Imagine the profound effect fall’s same extreme weather changes have on the fish. After all, fish are poikilothermous, meaning they are cold-blooded in nature, and therefore their internal body temperature stays the same as the temperature of the water in which they swim. As a result, they enter harvest time feeding and socializing in near optimal conditions, then leave it in many cases in a semi-comatose state of hibernation. How’s that for a change? It’s as though they have to deal with a sudden Ice Age every year.
Fall is also the time of turnover, when the lake flips upside down—literally. At the beginning of the season, we find the warmest water in the shallows along shore and on the surface, and the coldest water at the bottom of the lake. At the end of the season, however, the conditions are completely reversed. Just as profound is the fact that the oxygen levels in the deepest parts of the lake are suddenly rejuvenated and fully restored, after steadily decreasing since the spring, often precipitously and to dangerously low levels.

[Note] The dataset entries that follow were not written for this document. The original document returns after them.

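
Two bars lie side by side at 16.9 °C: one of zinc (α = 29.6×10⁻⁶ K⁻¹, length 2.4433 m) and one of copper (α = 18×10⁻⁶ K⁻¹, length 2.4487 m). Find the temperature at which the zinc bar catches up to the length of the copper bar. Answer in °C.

L₁(1 + α₁ΔT) = L₂(1 + α₂ΔT) ⇒ ΔT = (L₂ − L₁)/(α₁L₁ − α₂L₂)
L₂ − L₁ = 2.4487 − 2.4433 = 5.40×10⁻³ m
α₁L₁ − α₂L₂ = 29.6×10⁻⁶×2.4433 − 18×10⁻⁶×2.4487 = 2.824508×10⁻⁵ m/K
ΔT = 5.40×10⁻³ / 2.824508×10⁻⁵ = 191.184 K
T = 16.9 + 191.184 = 208.084 °C

T = 208.1 °C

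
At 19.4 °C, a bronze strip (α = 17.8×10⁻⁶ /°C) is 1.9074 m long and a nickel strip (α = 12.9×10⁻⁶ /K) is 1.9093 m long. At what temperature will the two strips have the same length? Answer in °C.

T = 223.2 °C

Equal length when α₁L₁ΔT − α₂L₂ΔT = L₂ − L₁ = 1.90×10⁻³ m
α₁L₁ = 3.395172×10⁻⁵, α₂L₂ = 2.462997×10⁻⁵ → Δ(αL) = 9.32175×10⁻⁶ m/K
ΔT = 1.90×10⁻³ / 9.32175×10⁻⁶ = 203.824 K, so T = 19.4 + 203.824 = 223.224 °C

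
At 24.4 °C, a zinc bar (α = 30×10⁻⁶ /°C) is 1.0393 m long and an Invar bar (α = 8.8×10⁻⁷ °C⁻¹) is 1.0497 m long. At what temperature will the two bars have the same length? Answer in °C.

T = 368.1 °C

L₁(1 + α₁ΔT) = L₂(1 + α₂ΔT) ⇒ ΔT = (L₂ − L₁)/(α₁L₁ − α₂L₂)
L₂ − L₁ = 1.0497 − 1.0393 = 1.04×10⁻² m
α₁L₁ − α₂L₂ = 30×10⁻⁶×1.0393 − 8.8×10⁻⁷×1.0497 = 3.0255264×10⁻⁵ m/K
ΔT = 1.04×10⁻² / 3.0255264×10⁻⁵ = 343.742 K
T = 24.4 + 343.742 = 368.142 °C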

In the wake of this massive upheaval, warm- and cool-water species of fish—including walleye, sauger, bass, northern pike, black crappies and yellow perch—will follow their preferred living conditions and head progressively deeper as water temperatures grow colder in the shallows. And just as predictably, cold-water fish such as lake trout, whitefish and ciscoes will ascend from the abyss.
BONUS TIP: SCOUT FOR WINTER
When I head out in my boat during late fall, I always carry a handheld GPS unit or the same Helix Ice chartplotter I use for ice fishing. Then when I come across a great walleye, crappie, yellow perch, black crappie or pike spot, I punch in the precise waypoint so I can easily find the fish again at first ice.